According to an Auditor General’s report published earlier this year, the Ministry of Defense failed to claim RM 116.5 million ($28.8 million) in damages, which the Boustead Naval Shipyard owed it for being eight months late in constructing one of the littoral ships.
On Friday, Zahid, president of the United Malays National Organization – a main party in the ruling coalition – responded to the comments from the PAC chair.
“I held the Defense Minister’s post from April 2009 to May 2013. I would like to clarify that the [ship] supply failure by Boustead only arose in 2019 when I no longer held the post,” he said in a statement.
But Zahid added that he would cooperate with the parliamentary committee in its investigation.
Earlier this week, Ismail Sabri Yaakob, the current defense minister, told Parliament that his ministry was weighing options for what to do with the contract to build the littoral combat ships.
These included releasing a RM 3 billion ($742.6 million) payment to allow the shipyard to proceed with the project or to terminate the Boustead contract outright.
The project is still within the contract’s timeline, which expires in 2023, he said.
“If we are to let BNS continue, we must establish if they are up to the task,” he said.
On Nov. 26, Boustead Heavy Industries Corporation Berhad (BHIC), the parent company of BNS, announced that it had filed a report with the Malaysian Anti-Corruption Commission into possible irregularities in the littoral ship project after it commissioned an audit.
“This stands testimony to the BHIC’s group commitment in fighting corruption and bribery at all levels of the organization and in all its business dealings.

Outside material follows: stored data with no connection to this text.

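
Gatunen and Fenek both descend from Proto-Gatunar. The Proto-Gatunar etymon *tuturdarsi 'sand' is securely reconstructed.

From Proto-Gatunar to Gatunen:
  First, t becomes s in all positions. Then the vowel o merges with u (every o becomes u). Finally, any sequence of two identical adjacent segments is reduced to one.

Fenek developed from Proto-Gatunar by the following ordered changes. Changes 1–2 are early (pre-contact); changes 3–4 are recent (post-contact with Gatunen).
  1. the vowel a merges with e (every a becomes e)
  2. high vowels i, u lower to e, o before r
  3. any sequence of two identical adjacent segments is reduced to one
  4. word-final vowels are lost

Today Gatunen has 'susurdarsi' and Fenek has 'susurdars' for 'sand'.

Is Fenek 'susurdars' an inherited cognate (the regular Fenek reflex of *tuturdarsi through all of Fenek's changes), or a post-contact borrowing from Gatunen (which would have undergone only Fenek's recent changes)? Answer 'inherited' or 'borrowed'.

borrowed

If inherited, *tuturdarsi would pass through all of Fenek's changes:
Fenek: start from *tuturdarsi.
  rule 1 (vowel merger): tuturdarsi → tuturdersi
  rule 2 (pre-rhotic lowering): tuturdersi → tutordersi
  rule 3: no change — tutordersi
  rule 4 (apocope): tutordersi → tutorders
  ⇒ Fenek tutorders
If borrowed from Gatunen 'susurdarsi' after the early changes, it would undergo only the recent ones:
  rule 3 (degemination): no change (susurdarsi)
  rule 4 (apocope): susurdarsi → susurdars
  ⇒ as a loan: susurdars
Fenek 'susurdars' matches the loan outcome 'susurdars', not the inherited 'tutorders' — it skipped the early Fenek changes, so it was borrowed from Gatunen.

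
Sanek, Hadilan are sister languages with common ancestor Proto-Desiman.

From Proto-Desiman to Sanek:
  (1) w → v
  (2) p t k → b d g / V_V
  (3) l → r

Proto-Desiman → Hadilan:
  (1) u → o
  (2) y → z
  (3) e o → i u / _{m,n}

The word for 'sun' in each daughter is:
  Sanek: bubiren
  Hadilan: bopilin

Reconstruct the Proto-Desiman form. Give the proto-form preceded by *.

*bupilen

Position 3: Sanek has b, Hadilan has p. Hadilan preserves p here (none of its changes turn any other segment into p), so the proto-segment is *p.
Position 2: Sanek has u, Hadilan has o. Sanek preserves u here (none of its changes turn any other segment into u), so the proto-segment is *u.
Continuing position by position gives *bupilen; check it forward:
Sanek: *bupilen > bubilen > bubiren  (by intervocalic voicing, unconditioned shift)
Hadilan: *bupilen
  bupilen → bopilen   [vowel merger]
  bopilen (rule 2 does not apply)
  bopilen → bopilin   [pre-nasal raising]
  giving Hadilan bopilin.
No other proto-form is consistent with every reflex, so the reconstruction is *bupilen.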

This is in line with its core corporate values of belonging, honor, integrity and commitment,” Ramlan Mohamed Ali, the group’s chairman and a retired navy chief, said in a statement.
Ships built in China
In other developments related to Malaysia’s procurement of military hardware, the navy announced earlier this week that the last of four littoral mission ships being built by China was ready for delivery from the shipyard in Wuhan.
The patrols ships were built through a RM 1 billion (U.S. $256 million) contract signed between BNS and the China Shipbuilding & Offshore International Co. Ltd. in 2017.
Meanwhile on Friday, the Royal Malaysian Air Force chief announced that the military branch was looking to replace is fleet of Hawk jetfighters with 36 aircraft that could be used for light-combat operations and training flights.
Dizhwar Bukhari contributed to this report from Kuala Lumpur.